The Hartani is already on his feet atop the rock, he steps back a little. His long arms are flapping around to drive away the clouds of drunken bats swirling about him. Lalla can’t see his face because the shadows in the cave have grown thicker, but she can sense the anxiety in him. A terrible feeling of sadness steals into her, rises steadily. She’s not afraid of the shadows anymore, or of the bats. Now it is she who takes the Hartani’s hand, and she can feel he is trembling dreadfully, that his whole body is jerking with spasms. He’s just standing there. Torso leaning backwards, one arm over his eyes to keep from seeing the bats, he is trembling so hard that his teeth are chattering. Then Lalla guides him over to the opening of the cave, and she’s the one who pulls him outside, until the sun floods down upon their heads and shoulders.

Out in the daylight, the Hartani’s face looks so distraught, so pitiful that Lalla can’t keep from laughing. She wipes the mud stains from her torn dress and from the Hartani’s long shirt. Then they go back down the slope toward the plateau of stones together. The sun shines brightly on the sharp stones, the ground is white and red beneath the nearly black sky.

It’s like diving headfirst into cold water when you are very hot, and swimming a long time to cleanse your whole body. Then they start running across the plateau of stones, as fast as they can, leaping over the rocks until Lalla stops, out of breath, bending over with a pain in her side. The Hartani continues to leap from rock to rock like an animal; then he notices that Lalla is no longer behind him, and he makes a large circle to work his way back. Together they remain sitting in the sun on a rock holding hands tightly. The sun descends toward the horizon, the sky turns yellow. OV in the distant hills, in the hollows of the valleys, the scattered sharp whistles of the shepherds call out to one another, then answer.

LALLA LOVES FIRE. There are all sorts of fires here in the Project. There are the morning fires, when the women and the little girls are cooking the meal in large black pots, and the black smoke swirls along the ground mixing in with the morning mist, just before the sun appears over the red hills. There are fires of grasses and branches that burn for a long time all by themselves, almost smothered, with no flames. There are the fires of the braziers as afternoon draws to an end, in the lovely light of the declining sun, amid coppery reflections. The low smoke slithers around like a long, blurry snake, filling out from house to house, wafting gray rings in the direction of the sea. There are the fires people light under old tin cans to heat tar for plugging up the holes in the roofs and the walls.

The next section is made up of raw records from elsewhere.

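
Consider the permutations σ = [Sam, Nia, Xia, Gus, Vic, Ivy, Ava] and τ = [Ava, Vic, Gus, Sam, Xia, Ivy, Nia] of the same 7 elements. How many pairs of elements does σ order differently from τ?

Discordant pairs: 15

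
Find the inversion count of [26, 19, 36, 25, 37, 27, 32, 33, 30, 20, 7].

There are 31 inversions.

For each element, count later entries that are smaller:
26: 4
19: 1
36: 7
25: 2
37: 6
27: 2
32: 3
33: 3
30: 2
20: 1
7: 0
Sum: 4 + 1 + 7 + 2 + 6 + 2 + 3 + 3 + 2 + 1 + 0 = 31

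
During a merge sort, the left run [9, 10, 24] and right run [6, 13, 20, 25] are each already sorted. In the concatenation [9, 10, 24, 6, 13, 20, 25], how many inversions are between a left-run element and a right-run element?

Count, for every r in R, how many entries of L exceed r:
r = 6: 9, 10, 24 → 3
r = 13: 24 → 1
r = 20: 24 → 1
r = 25: none → 0
Cross-inversions: 3 + 1 + 1 + 0 = 5

Cross-inversions: 5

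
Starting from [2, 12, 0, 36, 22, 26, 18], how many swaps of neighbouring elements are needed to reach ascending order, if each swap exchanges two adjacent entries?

Minimum adjacent swaps = number of inversions (each swap of adjacent out-of-order elements removes one inversion and no swap can remove more).
Count inversions — for each element, later elements that are smaller:
2: 0 → 1
12: 0 → 1
0: none → 0
36: 22, 26, 18 → 3
22: 18 → 1
26: 18 → 1
18: none → 0
Total inversions: 1 + 1 + 0 + 3 + 1 + 1 + 0 = 7

7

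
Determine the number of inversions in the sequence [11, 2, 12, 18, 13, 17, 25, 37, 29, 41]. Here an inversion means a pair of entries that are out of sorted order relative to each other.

Sweep left to right; for each value list the smaller values that follow it:
11: 1
2: 0
12: 0
18: 2
13: 0
17: 0
25: 0
37: 1
29: 0
41: 0
Sum: 1 + 0 + 0 + 2 + 0 + 0 + 0 + 1 + 0 + 0 = 4

Inversions: 4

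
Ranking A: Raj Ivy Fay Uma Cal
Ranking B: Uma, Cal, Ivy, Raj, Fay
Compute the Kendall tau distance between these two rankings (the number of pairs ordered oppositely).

7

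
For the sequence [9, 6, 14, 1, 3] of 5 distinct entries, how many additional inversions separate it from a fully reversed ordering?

3

Maximum inversions for 5 distinct elements is C(5, 2) = 5·4/2 = 10.
Current inversions — for each element, count later smaller elements:
9: 3
6: 2
14: 2
1: 0
3: 0
Current total: 3 + 2 + 2 + 0 + 0 = 7
Shortfall: 10 − 7 = 3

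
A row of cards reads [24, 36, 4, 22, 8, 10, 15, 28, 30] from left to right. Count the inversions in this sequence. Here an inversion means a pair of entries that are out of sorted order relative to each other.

Inversions: 15

For each element, count later entries that are smaller:
24 → 4, 22, 8, 10, 15 → 5
36 → 4, 22, 8, 10, 15, 28, 30 → 7
4 → none → 0
22 → 8, 10, 15 → 3
8 → none → 0
10 → none → 0
15 → none → 0
28 → none → 0
30 → none → 0
Sum: 5 + 7 + 0 + 3 + 0 + 0 + 0 + 0 + 0 = 15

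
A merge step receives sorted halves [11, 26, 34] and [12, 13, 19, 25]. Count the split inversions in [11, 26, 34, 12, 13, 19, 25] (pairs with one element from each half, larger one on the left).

For each element r of the right run, count left-run elements greater than r:
r = 12: 26, 34 → 2
r = 13: 26, 34 → 2
r = 19: 26, 34 → 2
r = 25: 26, 34 → 2
Cross-inversions: 2 + 2 + 2 + 2 = 8

8 cross-inversions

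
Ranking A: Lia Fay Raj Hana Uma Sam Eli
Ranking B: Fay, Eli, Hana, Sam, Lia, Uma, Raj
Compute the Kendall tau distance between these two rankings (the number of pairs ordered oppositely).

12 discordant pairs

Assign each item its position (1..7) in the first ordering, then rewrite the second ordering as that position sequence:
positions: Lia→1, Fay→2, Raj→3, Hana→4, Uma→5, Sam→6, Eli→7
second ordering as positions: [2, 7, 4, 6, 1, 5, 3]
Discordant pairs = inversions in this position sequence.
2: 1 → 1
7: 4, 6, 1, 5, 3 → 5
4: 1, 3 → 2
6: 1, 5, 3 → 3
1: 0
5: 3 → 1
3: 0
Total: 1 + 5 + 2 + 3 + 0 + 1 + 0 = 12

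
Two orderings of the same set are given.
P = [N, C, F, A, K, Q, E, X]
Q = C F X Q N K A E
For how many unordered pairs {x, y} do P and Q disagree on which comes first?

11

Assign each item its position (1..8) in the first ordering, then rewrite the second ordering as that position sequence:
positions: N→1, C→2, F→3, A→4, K→5, Q→6, E→7, X→8
second ordering as positions: [2, 3, 8, 6, 1, 5, 4, 7]
Discordant pairs = inversions in this position sequence.
2: 1 → 1
3: 1 → 1
8: 6, 1, 5, 4, 7 → 5
6: 1, 5, 4 → 3
1: 0
5: 4 → 1
4: 0
7: 0
Total: 1 + 1 + 5 + 3 + 0 + 1 + 0 + 0 = 11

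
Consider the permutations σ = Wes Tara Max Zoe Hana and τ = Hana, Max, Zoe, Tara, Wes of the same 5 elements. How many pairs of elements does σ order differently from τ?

9

Assign each item its position (1..5) in the first ordering, then rewrite the second ordering as that position sequence:
positions: Wes→1, Tara→2, Max→3, Zoe→4, Hana→5
second ordering as positions: [5, 3, 4, 2, 1]
Discordant pairs = inversions in this position sequence.
5: 3, 4, 2, 1 → 4
3: 2, 1 → 2
4: 2, 1 → 2
2: 1 → 1
1: 0
Total: 4 + 2 + 2 + 1 + 0 = 9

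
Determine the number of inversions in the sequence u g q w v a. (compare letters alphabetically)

8 inversions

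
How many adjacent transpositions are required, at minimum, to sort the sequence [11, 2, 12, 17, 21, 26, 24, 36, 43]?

The minimum number of adjacent swaps to sort an array equals its inversion count, since every such swap removes exactly one inversion.
Count inversions — for each element, later elements that are smaller:
11: 2 → 1
2: none → 0
12: none → 0
17: none → 0
21: none → 0
26: 24 → 1
24: none → 0
36: none → 0
43: none → 0
Total inversions: 1 + 0 + 0 + 0 + 0 + 1 + 0 + 0 + 0 = 2

2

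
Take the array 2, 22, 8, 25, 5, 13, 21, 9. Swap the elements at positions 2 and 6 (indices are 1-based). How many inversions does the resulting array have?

Inversions: 11

Positions 2 and 6 hold 22 and 13; after swapping, the array is [2, 13, 8, 25, 5, 22, 21, 9].
Count, for each position, how many later elements it exceeds:
2 → none → 0
13 → 8, 5, 9 → 3
8 → 5 → 1
25 → 5, 22, 21, 9 → 4
5 → none → 0
22 → 21, 9 → 2
21 → 9 → 1
9 → none → 0
Sum: 0 + 3 + 1 + 4 + 0 + 2 + 1 + 0 = 11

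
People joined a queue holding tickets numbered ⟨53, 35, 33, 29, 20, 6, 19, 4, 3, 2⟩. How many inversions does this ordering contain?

For each element, count later entries that are smaller:
53 → 35, 33, 29, 20, 6, 19, 4, 3, 2 → 9
35 → 33, 29, 20, 6, 19, 4, 3, 2 → 8
33 → 29, 20, 6, 19, 4, 3, 2 → 7
29 → 20, 6, 19, 4, 3, 2 → 6
20 → 6, 19, 4, 3, 2 → 5
6 → 4, 3, 2 → 3
19 → 4, 3, 2 → 3
4 → 3, 2 → 2
3 → 2 → 1
2 → none → 0
Sum: 9 + 8 + 7 + 6 + 5 + 3 + 3 + 2 + 1 + 0 = 44

44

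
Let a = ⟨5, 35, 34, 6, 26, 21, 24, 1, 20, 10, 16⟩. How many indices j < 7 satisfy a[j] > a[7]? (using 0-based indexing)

The element at index 7 is 1.
Elements before it: 5, 35, 34, 6, 26, 21, 24
Those larger than 1: 5, 35, 34, 6, 26, 21, 24

7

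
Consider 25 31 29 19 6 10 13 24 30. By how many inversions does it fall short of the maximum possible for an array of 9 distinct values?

Maximum inversions for 9 distinct elements is C(9, 2) = 9·8/2 = 36.
Current inversions — for each element, count later smaller elements:
25: 5
31: 7
29: 5
19: 3
6: 0
10: 0
13: 0
24: 0
30: 0
Current total: 5 + 7 + 5 + 3 + 0 + 0 + 0 + 0 + 0 = 20
Shortfall: 36 − 20 = 16

16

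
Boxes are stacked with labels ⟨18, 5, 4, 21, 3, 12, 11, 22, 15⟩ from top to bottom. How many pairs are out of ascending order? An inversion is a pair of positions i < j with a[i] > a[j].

15 out-of-order pairs

Count, for each position, how many later elements it exceeds:
18 → 5, 4, 3, 12, 11, 15 → 6
5 → 4, 3 → 2
4 → 3 → 1
21 → 3, 12, 11, 15 → 4
3 → none → 0
12 → 11 → 1
11 → none → 0
22 → 15 → 1
15 → none → 0
Sum: 6 + 2 + 1 + 4 + 0 + 1 + 0 + 1 + 0 = 15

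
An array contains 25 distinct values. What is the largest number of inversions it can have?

300

The maximum occurs when the array is in strictly decreasing order: every one of the C(25, 2) pairs is inverted.
C(25, 2) = 25·24/2 = 300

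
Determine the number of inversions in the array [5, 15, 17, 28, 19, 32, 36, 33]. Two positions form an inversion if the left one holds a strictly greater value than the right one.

There are 2 inversions.

Element-by-element contributions:
5 → none → 0
15 → none → 0
17 → none → 0
28 → 19 → 1
19 → none → 0
32 → none → 0
36 → 33 → 1
33 → none → 0
Sum: 0 + 0 + 0 + 1 + 0 + 0 + 1 + 0 = 2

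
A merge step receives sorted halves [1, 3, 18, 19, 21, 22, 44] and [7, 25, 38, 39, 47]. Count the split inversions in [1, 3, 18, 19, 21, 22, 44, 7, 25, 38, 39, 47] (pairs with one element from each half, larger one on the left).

For each element r of the right run, count left-run elements greater than r:
r = 7: 18, 19, 21, 22, 44 → 5
r = 25: 44 → 1
r = 38: 44 → 1
r = 39: 44 → 1
r = 47: none → 0
Cross-inversions: 5 + 1 + 1 + 1 + 0 = 8

8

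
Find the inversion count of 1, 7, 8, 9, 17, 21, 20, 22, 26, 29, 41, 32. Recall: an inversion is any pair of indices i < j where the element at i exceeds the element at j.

2

Sweep left to right; for each value list the smaller values that follow it:
1: 0
7: 0
8: 0
9: 0
17: 0
21: 1
20: 0
22: 0
26: 0
29: 0
41: 1
32: 0
Sum: 0 + 0 + 0 + 0 + 0 + 1 + 0 + 0 + 0 + 0 + 1 + 0 = 2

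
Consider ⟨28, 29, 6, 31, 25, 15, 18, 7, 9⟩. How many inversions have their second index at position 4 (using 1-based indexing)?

The element at index 4 is 31.
Elements before it: 28, 29, 6
None of them are larger than 31.

0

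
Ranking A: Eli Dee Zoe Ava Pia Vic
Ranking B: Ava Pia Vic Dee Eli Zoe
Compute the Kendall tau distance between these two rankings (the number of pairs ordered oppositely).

10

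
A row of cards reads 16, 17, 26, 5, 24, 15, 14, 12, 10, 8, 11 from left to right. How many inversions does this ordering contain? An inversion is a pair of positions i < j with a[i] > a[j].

For each element, count later entries that are smaller:
16: 7
17: 7
26: 8
5: 0
24: 6
15: 5
14: 4
12: 3
10: 1
8: 0
11: 0
Sum: 7 + 7 + 8 + 0 + 6 + 5 + 4 + 3 + 1 + 0 + 0 = 41

41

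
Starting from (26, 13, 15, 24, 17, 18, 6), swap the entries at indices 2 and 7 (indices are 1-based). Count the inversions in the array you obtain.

12 inversions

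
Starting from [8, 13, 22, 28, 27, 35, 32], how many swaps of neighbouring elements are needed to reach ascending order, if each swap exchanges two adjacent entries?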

Here, everyone loves fire, especially old people and children. Every time a fire is lit, they go and sit around it, squatting on their heels, and they watch the flames dancing with blank looks on their faces. Or else they throw in little dried twigs that flare up all of a sudden, crackling, and handfuls of grass that disappear, making blue swirls.

Lalla goes to sit in the sand by the sea, in the place where Naman the fisherman has lit his big fire of branches to heat up pitch with which to caulk his boat. It’s near evening; the air is very mild, very calm. The sky is an airy color of blue, transparent, without a cloud.

Near the shore, there are always those somewhat scrawny trees, burned by the salt and the sun, whose foliage is made up of thousands of tiny blue-gray needles. As Lalla passes them, she pulls off a handful of needles for Naman the fisherman’s fire, and she also puts a few in her mouth to chew on slowly as she walks. The needles’ taste is salty, bitter, but it mixes in with the smell of smoke and is just right.